Again, instead of investing in its own data centers to serve a global base of six million customers, Sage now turns to both Microsoft Azure and Amazon Web Services for hosting Cloud applications such as Sage 300 Online and Sage ERP X3 Online. Instead of buying mobile or cloud-only vendors, Sage simply added mobile extensions such as Sage Mobile Sales and Mobile Service to help its on-premise customers access order management and field service capabilities over their mobile devices by leveraging Sage Data Cloud, a mix of Cloud repository and integration toolbox that the vendor is making it available free for its users. Steep valuation of mobile and cloud startups seemed to have kept Sage on the sidelines. At the event Sage also introduced other Cloud products such as a new release of Sage One Accountant Edition due out later this year.

Sage’s Cloud Transformation

None of these changes suggested that Sage’s transformation is complete or without risks. For a vendor with more than $2 billion in 2013 worldwide revenues mostly from its on-premise products, Sage’s cautious approach to Cloud delivery is consistent with that of most legacy software providers. Suffice it to say that the results are mixed at best. For example, its Cloud-only product Sage One secured 22,400 paying subscriptions in 2013, generating about $2.7 million in annual subscription fees, a small sum compared with that of its other products.

Adoptions of its Cloud products have been on the rise in some countries. Despite its insistence on keeping the hybrid model for its North American customers, other parts of Americas such as Sage Brazil are selling nothing but Cloud apps because of the reduced exposure to legacy and on premise systems in the Latin American country, according to Houillon. Currently, Americas account for one-third of its $2.3-billion annual revenue run-rate with the US contributing the bulk of that $750 million. Sage Brazil posted about $82 million in sales last year. Western Europe represented about 56% of group sales, as shown in the following chart.

Sage FY13 Revenues
Sage FY13 Revenues

And its decision to emphasize choice over an all-in-or-nothing approach could mean an extended period of sluggish growth. In the first nine-month period of its fiscal 2014, Sage reported a 4.7% organic revenue growth including a 4.3% rise in the third quarter. Over the past 18 months, its software product revenues have been mostly flat, compared with a low single-digit contraction for the year-earlier period. For 2015, it projected a 6% organic revenue growth. By comparison, its Cloud-only competitors are expected to be growing faster than Sage by a wide margin because of their smaller base.

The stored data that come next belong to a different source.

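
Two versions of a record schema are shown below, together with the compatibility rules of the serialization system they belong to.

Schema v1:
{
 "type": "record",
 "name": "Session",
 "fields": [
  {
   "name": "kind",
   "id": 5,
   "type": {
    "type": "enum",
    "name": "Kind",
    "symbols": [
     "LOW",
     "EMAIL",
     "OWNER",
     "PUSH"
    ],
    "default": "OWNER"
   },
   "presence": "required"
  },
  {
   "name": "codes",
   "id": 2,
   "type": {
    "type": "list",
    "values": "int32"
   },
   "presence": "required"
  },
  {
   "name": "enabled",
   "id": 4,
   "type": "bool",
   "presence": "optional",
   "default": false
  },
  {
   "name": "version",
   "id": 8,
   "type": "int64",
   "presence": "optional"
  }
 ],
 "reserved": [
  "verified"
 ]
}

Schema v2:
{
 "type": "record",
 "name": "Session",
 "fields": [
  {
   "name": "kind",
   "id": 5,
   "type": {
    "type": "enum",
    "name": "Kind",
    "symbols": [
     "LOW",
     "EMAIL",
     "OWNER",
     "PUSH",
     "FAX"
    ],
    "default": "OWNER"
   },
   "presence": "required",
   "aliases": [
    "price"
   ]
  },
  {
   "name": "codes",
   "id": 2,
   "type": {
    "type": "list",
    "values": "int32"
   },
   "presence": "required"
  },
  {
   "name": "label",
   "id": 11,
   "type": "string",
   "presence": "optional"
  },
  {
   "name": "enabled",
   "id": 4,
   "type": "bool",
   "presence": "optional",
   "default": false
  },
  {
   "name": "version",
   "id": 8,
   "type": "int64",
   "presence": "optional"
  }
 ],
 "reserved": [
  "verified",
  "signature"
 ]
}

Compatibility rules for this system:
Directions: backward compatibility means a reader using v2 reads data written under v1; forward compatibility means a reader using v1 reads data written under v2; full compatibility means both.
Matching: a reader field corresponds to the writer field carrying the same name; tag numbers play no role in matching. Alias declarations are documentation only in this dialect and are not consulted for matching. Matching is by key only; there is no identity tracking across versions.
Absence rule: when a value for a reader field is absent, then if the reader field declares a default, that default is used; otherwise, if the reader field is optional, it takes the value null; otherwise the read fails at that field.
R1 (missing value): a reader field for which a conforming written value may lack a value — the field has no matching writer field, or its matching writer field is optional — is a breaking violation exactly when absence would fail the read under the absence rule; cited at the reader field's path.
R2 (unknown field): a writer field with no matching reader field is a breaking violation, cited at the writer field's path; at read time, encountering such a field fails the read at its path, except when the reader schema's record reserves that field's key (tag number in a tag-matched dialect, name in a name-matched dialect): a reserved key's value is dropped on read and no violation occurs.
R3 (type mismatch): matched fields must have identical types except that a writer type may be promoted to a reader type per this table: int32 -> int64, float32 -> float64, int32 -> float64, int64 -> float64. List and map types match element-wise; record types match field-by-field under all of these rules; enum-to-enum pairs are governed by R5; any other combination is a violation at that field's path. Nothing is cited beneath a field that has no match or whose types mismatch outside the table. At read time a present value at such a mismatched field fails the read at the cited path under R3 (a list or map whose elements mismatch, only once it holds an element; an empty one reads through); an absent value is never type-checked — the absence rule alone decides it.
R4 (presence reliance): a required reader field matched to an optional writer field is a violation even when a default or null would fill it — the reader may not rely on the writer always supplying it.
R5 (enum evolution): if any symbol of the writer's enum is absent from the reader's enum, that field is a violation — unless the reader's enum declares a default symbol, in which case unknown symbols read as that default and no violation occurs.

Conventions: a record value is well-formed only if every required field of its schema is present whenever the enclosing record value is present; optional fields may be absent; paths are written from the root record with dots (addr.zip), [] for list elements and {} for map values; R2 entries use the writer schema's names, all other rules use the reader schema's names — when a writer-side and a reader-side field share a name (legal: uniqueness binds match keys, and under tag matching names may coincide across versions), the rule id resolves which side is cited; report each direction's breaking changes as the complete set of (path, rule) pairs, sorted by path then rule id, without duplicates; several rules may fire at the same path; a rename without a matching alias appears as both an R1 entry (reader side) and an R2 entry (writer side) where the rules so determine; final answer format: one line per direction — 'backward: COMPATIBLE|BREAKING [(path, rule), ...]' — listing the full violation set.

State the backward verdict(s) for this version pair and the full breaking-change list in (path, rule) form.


backward: COMPATIBLE []

arrows below run writer -> reader for Session
backward pass over Session, reader schema v2, writer schema v1:
  kind: Kind -> Kind, writer required; from kind
  codes: list<int32> -> list<int32>, writer required; from codes
  label: no writer-side match
  enabled: bool -> bool, writer optional; from enabled
  version: int64 -> int64, writer optional; from version
  => no violations; backward on Session: COMPATIBLE
the other Session changes do not affect what is asked:
  added field label to record Session: optional string, tag 11 (in v2 it sits immediately before enabled) -> its effect on Session is confined to the forward direction, not asked
  enum Kind (field kind in record Session): symbol FAX added -> inert for the asked Session verdict: nothing fires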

Following an extended period of streamlining and restructuring, Sage appears to be entering a new phase of stabilizing its core by deepening relationships with its customers. Perhaps that’s where the Sage Summit strategy will resonate the most.

Still for a vendor with millions of customers from major urban areas to small town USA where Cloud coverage may be less than optimal(a fact validated by a Sage-300 retailer in Hawaii where the geography could make for spotty Cloud service), the choice issue that is at the heart of the Sage’s soft-sell approach appears to be driven more by significant sales through the lowest common denominator, rather than trying to sell into any selective group of users.

To wit, Sage executives are now gearing up to have as many as 10,000 attendees for next year’s Sage Summit in a not-so-subtle sign of its ability to turn small talks and symbolic moves into volume transactions and bigger market shares.